Cloaking

With cloaking techniques visitors and crawler are served different content, such as is the case in sneaky redirects (code swapping), where a page is optimised for a search engine and when top ranking is reached, swapped for another page. Cloaking can be part of an attempt to mislead search engines.

Simple forms of cloaking can be based on:

  • HTTP Referer (the URL of the page on which a user clicked a link)

  • User-Agent (information on a user’s system, in particular OS and browser used)

  • IP address of visitor

More complex forms can be based on behavioural analysis. Parameters in which crawlers differ heavily from a natural user behaviour:

  • The quantity, sorting of and latency between subsequent HTTP requests

  • The presence of a check for robots.txt file (some spiders do not)

Without the use of cloaking, the content fetched by a search engine crawler, the “crawler view”, and the user “direct view” will be identical, but a doorway page will have scripts to detect whether it is an actual user loading the content in a web browser, in which case the user will be redirected (based on the user’s action, such as mouse movement or rendering of the page in the web browser) to the final landing page containing the malicious content.

  • In so-called “mosaic cloaking” dynamic pages are constructed as tiles of content and only in parts of the pages JavaScript and CSS are changed, decreasing the contrast between the cloaked page and the “friendly” page while increasing the capability for targeted delivery of content to various spiders and human visitors.

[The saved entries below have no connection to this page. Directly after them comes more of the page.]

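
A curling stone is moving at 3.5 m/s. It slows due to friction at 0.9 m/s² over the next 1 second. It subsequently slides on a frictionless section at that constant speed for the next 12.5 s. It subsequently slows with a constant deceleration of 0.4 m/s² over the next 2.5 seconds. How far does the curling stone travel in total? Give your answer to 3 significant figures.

Phase 1 (decelerating): v₀ = 3.50 m/s, a = -0.9 m/s².
v = v₀ + at = 3.50 + (-0.9)(1) = 2.60 m/s
Δx = v₀t + ½at² = 3.50·1 + 0.5·-0.9·1² = 3.05 m

Phase 2 (constant speed): v₀ = 2.60 m/s, a = 0 m/s².
v = v₀ + at = 2.60 + (0)(12.5) = 2.60 m/s
Δx = v₀t + ½at² = 2.60·12.5 + 0.5·0·12.5² = 32.5 m

Phase 3 (decelerating): v₀ = 2.60 m/s, a = -0.4 m/s².
v = v₀ + at = 2.60 + (-0.4)(2.5) = 1.60 m/s
Δx = v₀t + ½at² = 2.60·2.5 + 0.5·-0.4·2.5² = 5.25 m
Total distance = 3.05 + 32.5 + 5.25 = 40.8 m

40.8 m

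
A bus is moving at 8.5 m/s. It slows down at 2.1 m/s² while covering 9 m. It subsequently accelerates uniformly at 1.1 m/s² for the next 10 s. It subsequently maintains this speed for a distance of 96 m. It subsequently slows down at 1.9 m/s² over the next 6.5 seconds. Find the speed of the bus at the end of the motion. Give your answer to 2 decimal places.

Phase 1 (decelerating): v₀ = 8.50 m/s, a = -2.1 m/s².
v² = v₀² + 2aΔx = 8.50² + 2·-2.1·9 = 34.4 → v = 5.87 m/s
t = (v − v₀)/a = (5.87 − 8.50)/-2.1 = 1.25 s

Phase 2 (accelerating): v₀ = 5.87 m/s, a = 1.1 m/s².
v = v₀ + at = 5.87 + (1.1)(10) = 16.9 m/s
Δx = v₀t + ½at² = 5.87·10 + 0.5·1.1·10² = 114 m

Phase 3 (constant speed): v₀ = 16.9 m/s, a = 0 m/s².
Constant speed: t = d/v = 96/16.9 = 5.69 s

Phase 4 (decelerating): v₀ = 16.9 m/s, a = -1.9 m/s².
v = v₀ + at = 16.9 + (-1.9)(6.5) = 4.52 m/s
Δx = v₀t + ½at² = 16.9·6.5 + 0.5·-1.9·6.5² = 69.5 m
Final speed = 4.52 m/s

4.52 m/s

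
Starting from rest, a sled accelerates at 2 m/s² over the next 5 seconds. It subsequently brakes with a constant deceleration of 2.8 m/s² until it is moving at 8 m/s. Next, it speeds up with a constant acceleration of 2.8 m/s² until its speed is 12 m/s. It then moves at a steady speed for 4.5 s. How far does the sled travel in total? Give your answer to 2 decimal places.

Phase 1 (accelerating): v₀ = 0 m/s, a = 2 m/s².
v = v₀ + at = 0 + (2)(5) = 10.0 m/s
Δx = v₀t + ½at² = 0·5 + 0.5·2·5² = 25.0 m

Phase 2 (decelerating): v₀ = 10.0 m/s, a = -2.8 m/s².
v = v₀ + at → t = (8 − 10.0) / -2.8 = 0.714 s
v² = v₀² + 2aΔx → Δx = (8² − 10.0²)/(2·-2.8) = 6.43 m

Phase 3 (accelerating): v₀ = 8.00 m/s, a = 2.8 m/s².
v = v₀ + at → t = (12 − 8.00) / 2.8 = 1.43 s
v² = v₀² + 2aΔx → Δx = (12² − 8.00²)/(2·2.8) = 14.3 m

Phase 4 (constant speed): v₀ = 12.0 m/s, a = 0 m/s².
v = v₀ + at = 12.0 + (0)(4.5) = 12.0 m/s
Δx = v₀t + ½at² = 12.0·4.5 + 0.5·0·4.5² = 54.0 m
Total distance = 25.0 + 6.43 + 14.3 + 54.0 = 99.7 m

99.71 m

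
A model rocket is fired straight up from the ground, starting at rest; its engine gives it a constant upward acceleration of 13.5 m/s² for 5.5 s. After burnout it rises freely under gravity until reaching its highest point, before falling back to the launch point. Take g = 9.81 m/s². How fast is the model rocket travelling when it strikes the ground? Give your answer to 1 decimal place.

Phase 1 (powered ascent): v₀ = 0 m/s, a = 13.5 m/s².
v = v₀ + at = 0 + (13.5)(5.5) = 74.2 m/s
Δx = v₀t + ½at² = 0·5.5 + 0.5·13.5·5.5² = 204 m

Phase 2 (coasting upward): v₀ = 74.2 m/s, a = -9.81 m/s².
v = v₀ + at → t = (0 − 74.2) / -9.81 = 7.57 s
v² = v₀² + 2aΔx → Δx = (0² − 74.2²)/(2·-9.81) = 281 m

Phase 3 (free fall): v₀ = 0 m/s, a = -9.81 m/s².
Falls 485 m from rest: t = √(2·485/9.81) = 9.95 s; v = g·t = 97.6 m/s.
Impact speed = 97.6 m/s

97.6 m/s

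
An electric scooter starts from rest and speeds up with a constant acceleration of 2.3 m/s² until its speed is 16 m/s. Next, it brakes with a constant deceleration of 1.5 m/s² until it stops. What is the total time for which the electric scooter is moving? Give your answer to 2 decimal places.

17.62 s

Phase 1 (accelerating): v₀ = 0 m/s, a = 2.3 m/s².
v = v₀ + at → t = (16 − 0) / 2.3 = 6.96 s
v² = v₀² + 2aΔx → Δx = (16² − 0²)/(2·2.3) = 55.7 m

Phase 2 (decelerating): v₀ = 16.0 m/s, a = -1.5 m/s².
v = v₀ + at → t = (0 − 16.0) / -1.5 = 10.7 s
v² = v₀² + 2aΔx → Δx = (0² − 16.0²)/(2·-1.5) = 85.3 m
Total time = 6.96 + 10.7 = 17.6 s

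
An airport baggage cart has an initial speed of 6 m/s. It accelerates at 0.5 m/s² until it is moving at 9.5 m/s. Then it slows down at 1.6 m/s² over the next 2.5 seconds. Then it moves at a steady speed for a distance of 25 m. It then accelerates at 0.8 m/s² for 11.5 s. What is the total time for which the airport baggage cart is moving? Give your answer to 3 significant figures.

25.5 s

Phase 1 (accelerating): v₀ = 6.00 m/s, a = 0.5 m/s².
v = v₀ + at → t = (9.5 − 6.00) / 0.5 = 7.00 s
v² = v₀² + 2aΔx → Δx = (9.5² − 6.00²)/(2·0.5) = 54.2 m

Phase 2 (decelerating): v₀ = 9.50 m/s, a = -1.6 m/s².
v = v₀ + at = 9.50 + (-1.6)(2.5) = 5.50 m/s
Δx = v₀t + ½at² = 9.50·2.5 + 0.5·-1.6·2.5² = 18.8 m

Phase 3 (constant speed): v₀ = 5.50 m/s, a = 0 m/s².
Constant speed: t = d/v = 25/5.50 = 4.55 s

Phase 4 (accelerating): v₀ = 5.50 m/s, a = 0.8 m/s².
v = v₀ + at = 5.50 + (0.8)(11.5) = 14.7 m/s
Δx = v₀t + ½at² = 5.50·11.5 + 0.5·0.8·11.5² = 116 m
Total time = 7.00 + 2.50 + 4.55 + 11.5 = 25.5 s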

  • In “IP delivery” different content is served based upon the requester’s IP address, allowing for location based search results. Search engines and people can see the same pages. This technique is sometimes used by graphics-heavy sites that have little textual content for crawlers to analyse.

False positives

For the most part cloaking is used to deceive search engines, but cloaking can also be used for less nefarious purposes:

  • Providing human users with content that search engines can not parse, for example an easily digestible, text-only version of a page or to provide link-based access to a database normally only accessible via forms, but .

  • Increasing accessibility of a site to visitors with disabilities.

  • Delivering content based on location or previous online behaviour (comes with a serious privacy issue!).

Known mitigations

Cloaking is considered to be highly manipulative and heavily penalised by search engines, including the complete removal of sites from being indexed.

  • Cloaking can be discovered by crawling a website twice, once with a crawler the cloaker believes is from a search engine, and once with a crawler the cloaker believes is not a search engine and comparing results. This is perhaps not good enough, because pages can change between downloads for legitimate reasons.

  • Existing gold standard fraud datasets using rule-based heuristics assume fraudsters create objects in a short period of time, from the same IP address, or have a skewed rating distribution. Difficult to validate, and fraudsters keep learning and adapting too.

  • Fraud de-anonymization algorithms have been developed but would make us the petty tyrant we fight.

  • Better yet, maybe build a spam classifier that reliably detects a large fraction of the currently existing spam categories, and in combination with that perhaps unsupervised ML can be trained to label spam or not-spam for the future.